The only reason anyone outside the immediate locality knows it exists is that an aerial flight over this part of Kerry revealed, to a sharp-eyed observer, the faint curvature of an earthen bank in a pasture field near Farran. That observer was Dr Daphne Pochin Mould, and even then, the landowner confirmed what the maps had already suggested: the enclosure had never been particularly visible from the ground, and had been levelled still further around thirty years before the site was formally recorded.
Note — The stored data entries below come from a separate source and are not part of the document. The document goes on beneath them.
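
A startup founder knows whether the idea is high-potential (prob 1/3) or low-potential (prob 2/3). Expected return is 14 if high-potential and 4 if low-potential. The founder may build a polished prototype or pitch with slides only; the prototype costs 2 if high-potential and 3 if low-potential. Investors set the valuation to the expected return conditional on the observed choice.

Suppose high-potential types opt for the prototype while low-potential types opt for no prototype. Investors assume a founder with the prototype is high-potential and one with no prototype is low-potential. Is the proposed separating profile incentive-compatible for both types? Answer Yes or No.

Under these beliefs, the prototype earns valuation 14 and no prototype earns valuation 4.
high-potential: the prototype nets 14 − 2 = 12; no prototype nets 4. high-potential prefers the prototype.
low-potential: the prototype nets 14 − 3 = 11; no prototype nets 4. low-potential would deviate to the prototype.
low-potential has a profitable deviation, so the profile is not an equilibrium.

No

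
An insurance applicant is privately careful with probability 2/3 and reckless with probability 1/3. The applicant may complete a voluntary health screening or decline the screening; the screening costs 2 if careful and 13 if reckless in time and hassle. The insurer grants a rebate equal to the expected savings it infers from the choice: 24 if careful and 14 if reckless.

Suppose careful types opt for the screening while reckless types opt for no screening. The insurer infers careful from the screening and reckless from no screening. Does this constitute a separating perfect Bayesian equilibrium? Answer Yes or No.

Yes

Under these beliefs, the screening earns rebate 24 and no screening earns rebate 14.
careful: the screening nets 24 − 2 = 22; no screening nets 14. careful prefers the screening.
reckless: the screening nets 24 − 13 = 11; no screening nets 14. reckless prefers no screening.
Neither type deviates, so the separating profile is an equilibrium.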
What survives is a low, curving earthen bank running from south-south-west through west and on to the north and east, enclosing an area roughly 80 metres in overall diameter. Inside, the foundations of at least two hut sites remain legible. The more substantial of the two is a sub-rectangular structure placed roughly at the centre of the enclosure, measuring about 20 metres north to south; within it, a small mound around 6 metres across sits just inside the western wall. A second, sub-circular hut site lies to the north, with its enclosing bank best preserved on the north, south, and west sides. Elsewhere within the enclosure, further earthworks resist easy interpretation, and there are traces of cultivation ridges running north to south. The nearby placename offers a clue to the site's origins: Dysert derives from the Irish diseart, meaning a desert or secluded retreat, a word used in early medieval Ireland to describe a hermitage or place of monastic withdrawal. The former parish church and graveyard of Dysert lie a short distance to the north, and on the first Ordnance Survey edition, a strip of Glebe land, the land historically set aside to support a parish clergyman, is shown running between the enclosure and the church site along either side of the Castleisland to Killarney road.
The limestone geology of the area adds a further layer of uncertainty. The landowner recalled seeing, as a child, what he described as a stone-built cave in the field to the north-east of the enclosure, apparently running northward towards Dysert church. Natural passages and creeps, the narrow gaps and tunnels that form beneath limestone outcrops, are common in undulating terrain of this kind, and it is possible the feature was entirely natural. It is equally possible it was a souterrain, an underground stone-lined passage often associated with early ecclesiastical or settlement sites, used variously for storage, refuge, or concealment. Whether cave or souterrain, no trace of it has since been confirmed.